My biggest allergic reactions always happen in the hospital or doctor’s offices. I’ve spoken with my allergist and tried to find out how to get records flagged properly and everything setup to stop it from happening and she says it’s impossible. The only thing I can do is constantly advocate for myself every single second and hope for the best. Heaven forbid I’m in an accident or have surgery and end up unconscious. I keep putting off essential care because I’m afraid of what will happen.

the medical system can’t actually handle real people.

I do feel that unnecessary barriers are put in place by the NHS to access help too e.g. very long forms to fill in prior to assessments etc. I remember feeling like I needed a nap just by opening the envelope and seeing the length of the form I needed to complete within "4 weeks or we will assume you no longer require our services". Just one example of countless others, I'm sure.

It’s so stressful isn’t it? Thanks for all your replies.

This is so annoying. I'm under the eye hospital. My vision rarely changes.

I have occasionally got headaches relating to my glasses / prescription. But it's almost always because they're new.

I do remember when much younger every single medical issue was blamed on my vision - the random vomiting (later discovered to be epilepsy) and the headaches. It was later discovered that I have some complex neurological shit that probably caused the constant headaches. And the epilepsy is probably genetic.

It helps (a tiny bit) to know there are others in the same, or a similar, situation.

My DD is disabled and it's a constant fight to get any help at all. I've had to learn to be assertive as otherwise we don't get anywhere. It is draining though. Especially having to make sure school are helping her in the right way on top of medical stuff.

My COPD inhaler isn't working properly as I still get horrendously breathless. I have all the symptoms of asthma but they kept telling me it's anxiety about COPD. Ended up having several attacks (anxiety induced apparently) and they finally did that breathing test thing. According to that I have asthma. But I cant have asthma medication until the COPD consultants give the go ahead. They meet once a fucking month and my name might not be on the August list, or even the September list.

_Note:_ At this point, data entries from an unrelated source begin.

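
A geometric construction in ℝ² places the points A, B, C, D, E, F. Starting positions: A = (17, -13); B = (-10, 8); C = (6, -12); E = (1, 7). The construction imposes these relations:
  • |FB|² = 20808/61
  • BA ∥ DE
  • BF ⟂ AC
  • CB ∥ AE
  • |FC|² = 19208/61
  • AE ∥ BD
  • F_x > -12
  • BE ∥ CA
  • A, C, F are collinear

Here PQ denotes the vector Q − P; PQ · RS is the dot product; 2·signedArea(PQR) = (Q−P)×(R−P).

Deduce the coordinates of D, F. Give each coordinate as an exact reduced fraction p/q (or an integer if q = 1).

D = (-26, 28)
F = (-712/61, -634/61)

1. D_x = -26  [BA ∥ DE ∩ AE ∥ BD]
2. D_y = 28  [BA ∥ DE ∩ AE ∥ BD]
   → D = (-26, 28)
3. F_x = -712/61  [A, C, F are collinear ∩ BF ⟂ AC]
4. F_y = -634/61  [A, C, F are collinear ∩ BF ⟂ AC]
   → F = (-712/61, -634/61)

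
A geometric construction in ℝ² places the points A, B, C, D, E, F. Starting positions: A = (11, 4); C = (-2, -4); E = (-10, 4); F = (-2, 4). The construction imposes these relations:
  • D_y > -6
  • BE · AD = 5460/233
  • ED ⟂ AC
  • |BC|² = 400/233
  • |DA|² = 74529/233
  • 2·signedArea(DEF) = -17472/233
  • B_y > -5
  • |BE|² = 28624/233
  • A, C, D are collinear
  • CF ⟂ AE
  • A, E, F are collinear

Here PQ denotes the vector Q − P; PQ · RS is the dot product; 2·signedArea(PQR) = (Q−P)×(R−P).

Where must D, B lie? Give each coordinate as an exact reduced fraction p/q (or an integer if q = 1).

1. D_x = -986/233  [A, C, D are collinear ∩ ED ⟂ AC]
2. D_y = -1252/233  [A, C, D are collinear ∩ ED ⟂ AC]
   → D = (-986/233, -1252/233)
3. B_x = -726/233  [line 3549/233·x + 2184/233·y + 21294/233 = 0 ∩ |BC|² = 400/233]
4. B_y = -1092/233  [line 3549/233·x + 2184/233·y + 21294/233 = 0 ∩ |BC|² = 400/233]
   → B = (-726/233, -1092/233)

B = (-726/233, -1092/233)
D = (-986/233, -1252/233)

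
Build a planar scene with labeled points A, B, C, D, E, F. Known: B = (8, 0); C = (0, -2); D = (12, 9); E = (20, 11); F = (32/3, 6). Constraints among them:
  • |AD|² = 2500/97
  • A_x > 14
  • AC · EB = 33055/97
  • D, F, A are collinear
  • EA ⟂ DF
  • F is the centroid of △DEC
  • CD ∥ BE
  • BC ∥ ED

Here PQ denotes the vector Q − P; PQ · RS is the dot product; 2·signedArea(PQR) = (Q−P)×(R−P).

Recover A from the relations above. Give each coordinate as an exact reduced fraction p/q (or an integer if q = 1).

A = (1364/97, 1323/97)

1. A_x = 1364/97  [D, F, A are collinear ∩ EA ⟂ DF]
2. A_y = 1323/97  [D, F, A are collinear ∩ EA ⟂ DF]
   → A = (1364/97, 1323/97)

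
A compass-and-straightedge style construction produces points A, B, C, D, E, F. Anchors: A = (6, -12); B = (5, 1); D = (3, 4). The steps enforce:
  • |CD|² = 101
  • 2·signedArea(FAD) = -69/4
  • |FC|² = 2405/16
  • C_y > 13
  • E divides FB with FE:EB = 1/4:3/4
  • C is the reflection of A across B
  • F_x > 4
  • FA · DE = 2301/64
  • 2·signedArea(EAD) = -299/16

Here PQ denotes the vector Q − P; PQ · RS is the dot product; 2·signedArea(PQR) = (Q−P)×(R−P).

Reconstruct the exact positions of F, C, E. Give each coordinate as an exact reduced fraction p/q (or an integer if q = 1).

C = (4, 14)
E = (37/8, 25/16)
F = (9/2, 7/4)

1. C_x = 4  [C is the reflection of A across B]
2. C_y = 14  [C is the reflection of A across B]
   → C = (4, 14)
3. F_x = 9/2  [line -16·x + -3·y + 309/4 = 0 ∩ |FC|² = 2405/16]
4. F_y = 7/4  [line -16·x + -3·y + 309/4 = 0 ∩ |FC|² = 2405/16]
   → F = (9/2, 7/4)
5. E_x = 37/8  [E divides FB with FE:EB = 1/4:3/4]
6. E_y = 25/16  [E divides FB with FE:EB = 1/4:3/4]
   → E = (37/8, 25/16)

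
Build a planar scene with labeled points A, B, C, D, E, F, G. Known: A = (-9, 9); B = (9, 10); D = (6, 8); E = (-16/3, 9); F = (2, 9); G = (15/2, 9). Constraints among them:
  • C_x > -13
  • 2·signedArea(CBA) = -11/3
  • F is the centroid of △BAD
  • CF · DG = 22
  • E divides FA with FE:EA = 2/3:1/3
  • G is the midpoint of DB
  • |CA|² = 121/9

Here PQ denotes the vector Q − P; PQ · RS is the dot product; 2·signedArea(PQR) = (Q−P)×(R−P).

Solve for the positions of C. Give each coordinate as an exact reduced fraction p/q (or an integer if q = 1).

C = (-38/3, 9)

1. C_x = -38/3  [2·signedArea(CBA) = -11/3 ∩ CF · DG = 22]
2. C_y = 9  [2·signedArea(CBA) = -11/3 ∩ CF · DG = 22]
   → C = (-38/3, 9)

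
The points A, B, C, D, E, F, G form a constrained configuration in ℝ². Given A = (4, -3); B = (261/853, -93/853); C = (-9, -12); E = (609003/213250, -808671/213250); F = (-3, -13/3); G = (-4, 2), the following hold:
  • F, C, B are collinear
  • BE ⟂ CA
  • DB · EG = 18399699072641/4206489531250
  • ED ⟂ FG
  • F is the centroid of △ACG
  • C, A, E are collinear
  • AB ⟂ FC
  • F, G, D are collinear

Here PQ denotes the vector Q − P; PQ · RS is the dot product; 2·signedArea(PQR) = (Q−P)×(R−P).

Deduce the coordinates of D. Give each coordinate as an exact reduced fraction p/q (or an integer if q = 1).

D = (-116023613/39451250, -185712951/39451250)

1. D_x = -116023613/39451250  [F, G, D are collinear ∩ ED ⟂ FG]
2. D_y = -185712951/39451250  [F, G, D are collinear ∩ ED ⟂ FG]
   → D = (-116023613/39451250, -185712951/39451250)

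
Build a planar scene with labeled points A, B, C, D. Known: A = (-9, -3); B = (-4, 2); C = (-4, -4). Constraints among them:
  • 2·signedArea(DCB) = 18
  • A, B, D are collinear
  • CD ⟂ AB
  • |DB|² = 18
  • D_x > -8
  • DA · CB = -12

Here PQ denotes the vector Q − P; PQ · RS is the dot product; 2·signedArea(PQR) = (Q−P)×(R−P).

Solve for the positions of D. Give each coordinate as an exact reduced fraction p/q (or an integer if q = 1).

1. D_x = -7  [A, B, D are collinear ∩ CD ⟂ AB]
2. D_y = -1  [A, B, D are collinear ∩ CD ⟂ AB]
   → D = (-7, -1)

D = (-7, -1)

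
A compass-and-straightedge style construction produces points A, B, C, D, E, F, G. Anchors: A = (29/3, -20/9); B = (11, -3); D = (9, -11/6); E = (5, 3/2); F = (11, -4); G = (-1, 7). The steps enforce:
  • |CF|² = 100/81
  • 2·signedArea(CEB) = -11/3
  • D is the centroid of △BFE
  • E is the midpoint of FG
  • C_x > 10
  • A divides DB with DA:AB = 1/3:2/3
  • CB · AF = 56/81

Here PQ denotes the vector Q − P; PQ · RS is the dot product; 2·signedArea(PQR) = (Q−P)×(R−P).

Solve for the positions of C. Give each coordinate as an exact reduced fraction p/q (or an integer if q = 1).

1. C_x = 31/3  [CB · AF = 56/81 ∩ 2·signedArea(CEB) = -11/3]
2. C_y = -28/9  [CB · AF = 56/81 ∩ 2·signedArea(CEB) = -11/3]
   → C = (31/3, -28/9)

C = (31/3, -28/9)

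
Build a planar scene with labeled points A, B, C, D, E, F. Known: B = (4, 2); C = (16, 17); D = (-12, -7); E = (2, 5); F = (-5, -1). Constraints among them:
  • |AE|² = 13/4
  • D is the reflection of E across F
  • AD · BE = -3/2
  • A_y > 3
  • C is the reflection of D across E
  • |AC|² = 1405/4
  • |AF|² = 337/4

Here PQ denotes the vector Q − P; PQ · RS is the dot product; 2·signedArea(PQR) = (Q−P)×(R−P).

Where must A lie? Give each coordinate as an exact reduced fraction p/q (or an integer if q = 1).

1. A_x = 3  [line 2·x + -3·y + 9/2 = 0 ∩ |AE|² = 13/4]
2. A_y = 7/2  [line 2·x + -3·y + 9/2 = 0 ∩ |AE|² = 13/4]
   → A = (3, 7/2)

A = (3, 7/2)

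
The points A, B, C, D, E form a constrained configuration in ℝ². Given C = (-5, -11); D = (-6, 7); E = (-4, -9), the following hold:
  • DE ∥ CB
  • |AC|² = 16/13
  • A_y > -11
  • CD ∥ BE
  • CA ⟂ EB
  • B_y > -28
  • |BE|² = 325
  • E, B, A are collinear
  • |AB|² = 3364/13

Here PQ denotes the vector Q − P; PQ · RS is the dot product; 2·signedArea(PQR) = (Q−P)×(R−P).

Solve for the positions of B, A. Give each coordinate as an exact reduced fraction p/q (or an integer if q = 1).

A = (-253/65, -711/65)
B = (-3, -27)

1. B_x = -3  [CD ∥ BE ∩ DE ∥ CB]
2. B_y = -27  [CD ∥ BE ∩ DE ∥ CB]
   → B = (-3, -27)
3. A_x = -253/65  [E, B, A are collinear ∩ CA ⟂ EB]
4. A_y = -711/65  [E, B, A are collinear ∩ CA ⟂ EB]
   → A = (-253/65, -711/65)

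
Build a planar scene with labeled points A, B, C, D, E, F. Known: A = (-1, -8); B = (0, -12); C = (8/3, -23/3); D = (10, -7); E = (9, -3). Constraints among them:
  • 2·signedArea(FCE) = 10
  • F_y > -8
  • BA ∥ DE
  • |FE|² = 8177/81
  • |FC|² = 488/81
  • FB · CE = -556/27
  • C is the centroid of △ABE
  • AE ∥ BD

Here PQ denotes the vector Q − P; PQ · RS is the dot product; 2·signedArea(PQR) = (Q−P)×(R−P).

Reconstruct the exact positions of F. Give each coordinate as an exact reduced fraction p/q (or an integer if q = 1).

F = (2/9, -71/9)

1. F_x = 2/9  [2·signedArea(FCE) = 10 ∩ FB · CE = -556/27]
2. F_y = -71/9  [2·signedArea(FCE) = 10 ∩ FB · CE = -556/27]
   → F = (2/9, -71/9)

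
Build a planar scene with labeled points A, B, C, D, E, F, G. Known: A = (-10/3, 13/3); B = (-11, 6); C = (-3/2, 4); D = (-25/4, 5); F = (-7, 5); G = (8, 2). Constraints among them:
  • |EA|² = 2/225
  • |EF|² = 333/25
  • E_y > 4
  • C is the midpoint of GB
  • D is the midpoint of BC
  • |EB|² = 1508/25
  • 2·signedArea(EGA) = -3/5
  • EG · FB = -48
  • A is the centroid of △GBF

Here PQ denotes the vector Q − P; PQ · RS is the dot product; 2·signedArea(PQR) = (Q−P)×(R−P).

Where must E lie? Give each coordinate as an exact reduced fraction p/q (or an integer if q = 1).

1. E_x = -17/5  [2·signedArea(EGA) = -3/5 ∩ EG · FB = -48]
2. E_y = 22/5  [2·signedArea(EGA) = -3/5 ∩ EG · FB = -48]
   → E = (-17/5, 22/5)

E = (-17/5, 22/5)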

According to multiple websites I have asthma symptoms. I do NOT have COPD symptoms. I can tell you what is giving me anxiety...and it's not my breathing. I've been trying since February. Seven fucking months and counting 😡

DD has a chronic condition.

I suspect I have spent more time chasing appointments and being fobbed off than she has actually spent in appointments .... I have no idea how people manage if they are not assertive or if they don't have the time or energy to keep chasing. I really worry how DD will manage when she gets to an age where I can't reasonably advocate for her any more.

I have fibro/me and have pretty much dropped out of the system for these.